Yazar | : | G.V.İncicyan, Orhan Duru |
İsbn | : | 975-7622567 |
Yayın Tarihi | : | 2000 |
Dil | : | Türkçe |
Sayfa Sayısı | : | 192 |
Ölçü | : | 13,5 x 19,5 cm |
Yayınevi | : | Eren |
Bu kitap, doğası ve coğrafi konumu kadar tarihiyle de ilgi çeken "Boğaziçi"ne bir başka gözle bakmamızı sağlıyor. Unutulmuş adlarla, artık izleri bile kalmamış kalıntılarla, kimi zaman bomboş köşeleriyle bambaşka bir Boğaziçi. Kısacası betonlaşma çağından önceki Boğaziçi, burada az bulunur bir başyapıt gibi önümüze seriliyor.
"Elinizdeki bu kitabın garip bir öyküsü var. 1970'lerin sonlarında, kitaplarla pek ilgisi olmayan bir dostum, Ermenice küçük bir kitapla bir dosya getirip bir göz atmamı istedi.
Kitabın yazarını, (İnciciyan'ı), Hrand D. Andresyan'ın yazılarından tanıyordum. Boğaziçi Sayfiyeleri'nin ise yalnızca adını duymuştum.

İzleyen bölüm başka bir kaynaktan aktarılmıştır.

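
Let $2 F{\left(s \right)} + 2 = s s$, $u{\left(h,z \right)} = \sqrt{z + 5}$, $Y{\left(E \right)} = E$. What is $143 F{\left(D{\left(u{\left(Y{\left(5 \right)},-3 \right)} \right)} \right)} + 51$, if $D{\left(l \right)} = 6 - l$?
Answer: $2625 - 858 \sqrt{2} \approx 1411.6$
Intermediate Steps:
$u{\left(h,z \right)} = \sqrt{5 + z}$
$F{\left(s \right)} = -1 + \frac{s^{2}}{2}$ ($F{\left(s \right)} = -1 + \frac{s s}{2} = -1 + \frac{s^{2}}{2}$)
$143 F{\left(D{\left(u{\left(Y{\left(5 \right)},-3 \right)} \right)} \right)} + 51 = 143 \left(-1 + \frac{\left(6 - \sqrt{5 - 3}\right)^{2}}{2}\right) + 51 = 143 \left(-1 + \frac{\left(6 - \sqrt{2}\right)^{2}}{2}\right) + 51 = \left(-143 + \frac{143 \left(6 - \sqrt{2}\right)^{2}}{2}\right) + 51 = -92 + \frac{143 \left(6 - \sqrt{2}\right)^{2}}{2}$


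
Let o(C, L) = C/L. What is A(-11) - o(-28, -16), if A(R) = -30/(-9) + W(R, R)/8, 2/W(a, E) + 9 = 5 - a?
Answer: 34/21 ≈ 1.6190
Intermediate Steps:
W(a, E) = 2/(-4 - a) (W(a, E) = 2/(-9 + (5 - a)) = 2/(-4 - a))
A(R) = 10/3 - 1/(4*(4 + R)) (A(R) = -30/(-9) - 2/(4 + R)/8 = -30*(-⅑) - 2/(4 + R)*(⅛) = 10/3 - 1/(4*(4 + R)))
A(-11) - o(-28, -16) = (157 + 40*(-11))/(12*(4 - 11)) - (-28)/(-16) = (1/12)*(157 - 440)/(-7) - (-28)*(-1)/16 = (1/12)*(-⅐)*(-283) - 1*7/4 = 283/84 - 7/4 = 34/21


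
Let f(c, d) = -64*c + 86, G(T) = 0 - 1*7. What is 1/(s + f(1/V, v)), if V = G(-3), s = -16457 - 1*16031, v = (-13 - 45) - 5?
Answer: -7/226750 ≈ -3.0871e-5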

Çevirinin dili bir hayli naif Türkçeyleydi. Sorduğumda, Kandilli Katolik Ermeni Kilisesinin Papazı tarafından Türkçeye aktarıldığını öğrendim. Ben, o sıralar Kandilli'de oturmama karşın Papaz Efendiyi hiç görmedim. Çeviriyi bana getiren dostum, kiliseye küçük bir yardım karşılığında Boğaziçi Sayfiyeleri'ni yayımlayabileceğimi söyledi. Küçük yardımı seve seve yaptım. Ama iş yayımlanmaya gelince, çevirinin denetlenmesi gerekiyordu. Ermenice ile karşılaştıracak birini bulamadım. Daha doğrusu buldum: Kevork Pamukcuyan, ama kendisi hastaydı, vakti yoktu ve üzerinde çalıştığı kendi çevirileri vardı. Peki, acaba bir başka yabancı dile çevrilmiş miydi İnciciyan'ın bu yapıtı? Elbette, kitabı 1794 yılında Venedik'te St. Lazzaro Adasındaki basımevinde basıldığına göre, hiç değilse İtalyanca çevirisi olmalıydı.

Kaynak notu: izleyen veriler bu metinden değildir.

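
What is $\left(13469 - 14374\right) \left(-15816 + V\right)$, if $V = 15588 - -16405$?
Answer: $-14640185$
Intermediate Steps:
$V = 31993$ ($V = 15588 + 16405 = 31993$)
$\left(13469 - 14374\right) \left(-15816 + V\right) = \left(13469 - 14374\right) \left(-15816 + 31993\right) = \left(-905\right) 16177 = -14640185$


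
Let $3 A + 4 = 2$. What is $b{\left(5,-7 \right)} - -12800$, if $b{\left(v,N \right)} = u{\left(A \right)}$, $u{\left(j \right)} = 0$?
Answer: $12800$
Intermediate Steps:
$A = - \frac{2}{3}$ ($A = - \frac{4}{3} + \frac{1}{3} \cdot 2 = - \frac{4}{3} + \frac{2}{3} = - \frac{2}{3} \approx -0.66667$)
$b{\left(v,N \right)} = 0$
$b{\left(5,-7 \right)} - -12800 = 0 - -12800 = 0 + 12800 = 12800$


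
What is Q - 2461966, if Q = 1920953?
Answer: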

Ama İtalyancasını bulup karşılaştırma için bir uzmana vermek de nasip olmadı. Sonunda 1980'lerin başlarında, çeviride açıkça görülen tutarsızlıkları, tarih ve isim yanlışlıklarını gözden geçirip düzeltmesi, diline bir "çekidüzen" vermesi için, sevgili dostum Orhan Duru'ya emanet ettim."